A painting by the Dutch artist Marinus van Reymerswale (1490-1546). Van Reymerswale usually painted scenes with tax collectors, lawyers and moneychangers. In this painting he combines his favorite subject, a tax collector, with a biblical scene. According to the Gospel, Matthew was working as a tax collector (a 'publican') at a collection booth in Capernaum when Christ came to him and asked, "Follow me." With this simple call, Matthew became a disciple of Christ

9 As Jesus went on from there, he saw a man named Matthew sitting at the tax collector’s booth. “Follow me,” he told him, and Matthew got up and followed him.

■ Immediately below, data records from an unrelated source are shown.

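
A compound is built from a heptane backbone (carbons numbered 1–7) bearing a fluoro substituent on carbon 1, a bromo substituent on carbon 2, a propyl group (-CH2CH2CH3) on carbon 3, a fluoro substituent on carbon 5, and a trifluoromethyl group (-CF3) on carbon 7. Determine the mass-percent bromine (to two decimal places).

24.57%

Atom tally by fragment:
  FCH2 → C:1 H:2 F:1
  CH(Br) → C:1 H:1 Br:1
  CH(CH2CH2CH3) → C:4 H:8
  CH2 → C:1 H:2
  CH(F) → C:1 H:1 F:1
  CH2 → C:1 H:2
  CH2CF3 → C:2 H:2 F:3
Element totals:
  C: 11
  H: 18
  Br: 1
  F: 5
Molecular formula: C11H18BrF5.
Molar mass = 325.159 g/mol.
Mass from Br: 1 × 79.904 = 79.904 g/mol.
%Br = 79.904 / 325.159 × 100 = 24.57%.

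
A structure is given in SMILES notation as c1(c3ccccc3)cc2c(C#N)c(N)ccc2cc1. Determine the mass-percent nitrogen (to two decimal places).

Atom tally by fragment:
  naphthalene ring system core → C:10 H:8
  (− 3 ring H displaced by substituents)
  + C6H5 → C:6 H:5
  + CN → C:1 N:1
  + NH2 → N:1 H:2
Element totals:
  C: 17
  H: 12
  N: 2
Molecular formula: C17H12N2.
Molar mass = 244.297 g/mol.
Mass from N: 2 × 14.007 = 28.014 g/mol.
%N = 28.014 / 244.297 × 100 = 11.47%.

11.47%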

10 While Jesus was having dinner at Matthew’s house, many tax collectors and sinners came and ate with him and his disciples.
11 When the Pharisees saw this, they asked his disciples, “Why does your teacher eat with tax collectors and sinners?”
12 On hearing this, Jesus said, “It is not the healthy who need a doctor, but the sick.
13 But go and learn what this means: ‘I desire mercy, not sacrifice.’ For I have not come to call the righteous, but sinners.”
(Matthew 9:9-13)


The apostle Matthew is the man on the right with crossed arms over his chest while Christ stands on the left. Painting from 1536.